Date: 2012-07-26 06:21 am (UTC)
kareila: (Default)
From: [personal profile] kareila
Ars Technica always has very detailed reviews.

I was a little bit concerned when Macworld pointed out that Apple is no longer making Lion available, so if anything happens to my laptop I may be forced to upgrade. But I'm not aware of any killer features that would make me want to upgrade immediately, although Notification Center does look nice.

My other computers are still on 10.6 and 10.5, and I want to keep at least one of them pre-Lion in case I run into anything down the road that needs Rosetta. The 10.5 machine dual boots XP and I just haven't wanted to mess with it for anything, because ugh, who wants to reinstall Windows? But I keep it around for browser testing.

Date: 2012-07-26 01:25 pm (UTC)
zorkian: Icon full of binary ones and zeros in no pattern. (Default)
From: [personal profile] zorkian
I upgrade to upgrade. I don't think any of the ML features blew me away, but I'm kind of a nerd for New and Shiny.

In this particular case, it's been less than 24 hours and the highlights are that it's already hard-crashed once (oops) and otherwise, uh, the notification center is neat? Not many apps use it yet. Otherwise, it's like not much has changed...

So: eh?

Date: 2012-07-26 03:19 pm (UTC)
turlough: head of unicorn statue against a blue sky, spring of 2008 ((other) unicorns are magic)
From: [personal profile] turlough
*looks shifty-eyed* I might not even have upgraded to Snow Leopard yet...

Date: 2012-07-27 03:21 pm (UTC)
egret: Capt. Janeway reading a paid (Default)
From: [personal profile] egret
I upgraded because I wanted to sync my notes and reminders with the new separate apps. So I'm happy with that.
So far it seems nice, although as of last night Safari was very difficult and was unusable with images and forms on
Today Safari seems better, perhaps the re-indexing had time to finish overnight and haven't retried it with Ancestry yet.

Date: 2012-07-30 08:13 am (UTC)
holyschist: Image of a medieval crocodile from Herodotus, eating a person, with the caption "om nom nom" (Default)
From: [personal profile] holyschist
...I just realized my new computer (Lion preinstalled) didn't come with an install disc. How...exactly is one supposed to reinstall in the event of, say, a replacement harddrive? Burn your own install disc?

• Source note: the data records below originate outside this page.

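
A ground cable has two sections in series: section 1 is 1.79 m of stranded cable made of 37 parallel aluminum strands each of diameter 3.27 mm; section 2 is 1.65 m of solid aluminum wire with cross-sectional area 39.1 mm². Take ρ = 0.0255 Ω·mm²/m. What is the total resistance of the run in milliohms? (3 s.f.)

1.22 mΩ

ρ = 0.0255 Ω·mm²/m = 2.55×10^-8 Ω·m
Section 1: A_strand = π(1.6350e-03)² = 8.398e-06 m²; R₁ = ρL/(N·A_s) = (2.55×10^-8)(1.79)/(37×8.398e-06) = 1.469×10^-4 Ω
Section 2: A = 39.1 mm² = 3.910e-05 m²
R₂ = (2.55×10^-8)(1.65)/(3.910e-05) = 0.001076 Ω
R = R₁ + R₂ = 1.22 mΩ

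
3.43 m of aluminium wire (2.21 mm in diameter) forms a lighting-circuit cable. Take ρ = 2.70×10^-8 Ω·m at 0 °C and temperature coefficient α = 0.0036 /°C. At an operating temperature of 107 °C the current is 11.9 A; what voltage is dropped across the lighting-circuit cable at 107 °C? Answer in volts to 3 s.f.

A = π(d/2)² = π(1.1050e-03 m)² = 3.836e-06 m²
R₍0₎ = ρL/A = (2.70×10^-8)(3.43)/(3.836e-06) = 0.02414 Ω
R₍107₎ = R₍0₎(1 + αΔT) = 0.02414 × (1 + 0.0036×107) = 0.03344 Ω
V = IR = 11.9 × 0.03344 = 0.398 V

0.398 V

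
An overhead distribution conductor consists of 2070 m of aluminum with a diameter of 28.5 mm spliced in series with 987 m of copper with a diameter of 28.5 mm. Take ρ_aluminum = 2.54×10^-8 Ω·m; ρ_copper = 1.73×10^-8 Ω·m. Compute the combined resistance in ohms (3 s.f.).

0.109 Ω

Segment 1: A = π(d/2)² = π(1.4250e-02 m)² = 6.379e-04 m²
R₁ = ρL/A = (2.54×10^-8)(2070)/(6.379e-04) = 0.08242 Ω
R₂ = (1.73×10^-8)(987)/(6.379e-04) = 0.02677 Ω
R = R₁ + R₂ = 0.109 Ω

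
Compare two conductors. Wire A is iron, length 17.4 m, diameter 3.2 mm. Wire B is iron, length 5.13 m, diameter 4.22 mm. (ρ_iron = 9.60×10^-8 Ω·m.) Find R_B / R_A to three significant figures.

R ∝ ρL/d², so R_B/R_A = (L_B/L_A) × (d_A/d_B)²
= (5.13/17.4) × (3.2/4.22)² = 0.170

0.170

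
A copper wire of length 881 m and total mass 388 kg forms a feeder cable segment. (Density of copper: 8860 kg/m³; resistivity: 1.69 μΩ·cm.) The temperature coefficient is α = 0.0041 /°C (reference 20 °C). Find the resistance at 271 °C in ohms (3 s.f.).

0.608 Ω

ρ = 1.69 μΩ·cm = 1.69×10^-8 Ω·m
A = m/(density·L) = 388/(8860×881) = 4.9708e-05 m²
R = ρL/A = (1.69×10^-8)(881)/(4.9708e-05) = 0.2995 Ω
R(271 °C) = 0.2995 × (1 + 0.0041×251) = 0.608 Ω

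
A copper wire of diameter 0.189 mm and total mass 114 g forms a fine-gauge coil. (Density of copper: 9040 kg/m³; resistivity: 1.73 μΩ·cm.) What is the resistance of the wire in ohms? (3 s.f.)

277 Ω

ρ = 1.73 μΩ·cm = 1.73×10^-8 Ω·m
A = π(d/2)² = π(9.4500e-05 m)² = 2.8055e-08 m²
L = m/(density·A) = 0.114/(9040×2.8055e-08) = 449.5 m
R = ρL/A = (1.73×10^-8)(449.5)/(2.8055e-08) = 277 Ω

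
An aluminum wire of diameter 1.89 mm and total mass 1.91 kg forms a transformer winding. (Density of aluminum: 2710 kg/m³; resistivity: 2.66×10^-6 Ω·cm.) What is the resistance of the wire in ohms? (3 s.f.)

2.38 Ω

ρ = 2.66×10^-6 Ω·cm = 2.66×10^-8 Ω·m
A = π(d/2)² = π(9.4500e-04 m)² = 2.8055e-06 m²
L = m/(density·A) = 1.91/(2710×2.8055e-06) = 251.2 m
R = ρL/A = (2.66×10^-8)(251.2)/(2.8055e-06) = 2.38 Ω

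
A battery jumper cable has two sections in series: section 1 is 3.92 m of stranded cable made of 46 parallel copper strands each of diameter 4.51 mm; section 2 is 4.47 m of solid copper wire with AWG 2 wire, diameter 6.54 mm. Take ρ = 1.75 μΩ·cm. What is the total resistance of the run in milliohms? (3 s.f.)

ρ = 1.75 μΩ·cm = 1.75×10^-8 Ω·m
Section 1: A_strand = π(2.2550e-03)² = 1.598e-05 m²; R₁ = ρL/(N·A_s) = (1.75×10^-8)(3.92)/(46×1.598e-05) = 9.335×10^-5 Ω
Section 2: A = π(6.54/2 mm)² = π(3.2700e-03 m)² = 3.359e-05 m²
R₂ = (1.75×10^-8)(4.47)/(3.359e-05) = 0.002329 Ω
R = R₁ + R₂ = 2.42 mΩ

2.42 mΩ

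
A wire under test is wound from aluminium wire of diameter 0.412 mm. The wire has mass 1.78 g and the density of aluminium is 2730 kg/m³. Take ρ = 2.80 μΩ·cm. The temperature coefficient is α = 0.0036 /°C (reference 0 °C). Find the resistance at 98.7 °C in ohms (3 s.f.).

1.39 Ω

ρ = 2.80 μΩ·cm = 2.80×10^-8 Ω·m
A = π(d/2)² = π(2.0600e-04 m)² = 1.3332e-07 m²
L = m/(density·A) = 0.00178/(2730×1.3332e-07) = 4.891 m
R = ρL/A = (2.80×10^-8)(4.891)/(1.3332e-07) = 1.027 Ω
R(98.7 °C) = 1.027 × (1 + 0.0036×98.7) = 1.39 Ω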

Schlep it to the Apple Store? (I wasn't thrilled that it took 12+ hours to download ML, either, and that when I lost my internet connection partway through the first attempt, the App Store couldn't resume, but started over entirely.)


I don't know what I think of Mountain Lion yet.

Date: 2012-07-31 04:41 am (UTC)
lauredhel: two cats sleeping nose to tail, making a perfect circle. (Default)
From: [personal profile] lauredhel
This link shows you how to make a bootable/installable system on a thumb drive or SD card:

But you need to do it after downloading and _before_ installing the new system.

I'm mostly OK with Mountain Lion so far. The one thing that's really cheesing me off is that the partly-configurable snooze on iCal alarms is now a completely unconfigurable 15-minute snooze on Calendar/Notification alarms. Which is a massive step backwards, and a big interruption in my workflow. And it was not picked up on in the Ars Technica review, as far as I can tell.

Date: 2012-07-31 04:52 am (UTC)
holyschist: Image of a medieval crocodile from Herodotus, eating a person, with the caption "om nom nom" (Default)
From: [personal profile] holyschist
Whoops, too late. So...what IS Apple expecting people to do? Never have to reinstall?

Date: 2012-07-31 05:27 am (UTC)
kareila: (Default)
From: [personal profile] kareila
Well, I think in every circumstance /except/ replacing the hard drive, you can reinstall from the recovery partition. That became a thing at the same time that they moved to downloadable installers.

Apple probably did the math there and decided that the few power users who would want or need to upgrade or replace their own hard drives (as opposed to having a Mac Genius do it for them) were not worth the added expense of producing and distributing physical install media, especially since most or all of their current laptops and even the latest Mac Mini machines don't have CD drives anyway. Plus by distributing the installer through the Mac App Store, they ensure that more people will pay for the upgrade instead of borrowing the installer from a friend. It makes good business sense for them.

But yeah, I would definitely make a backup of the installer, especially now that I know they're pulling earlier versions when the newer versions come out.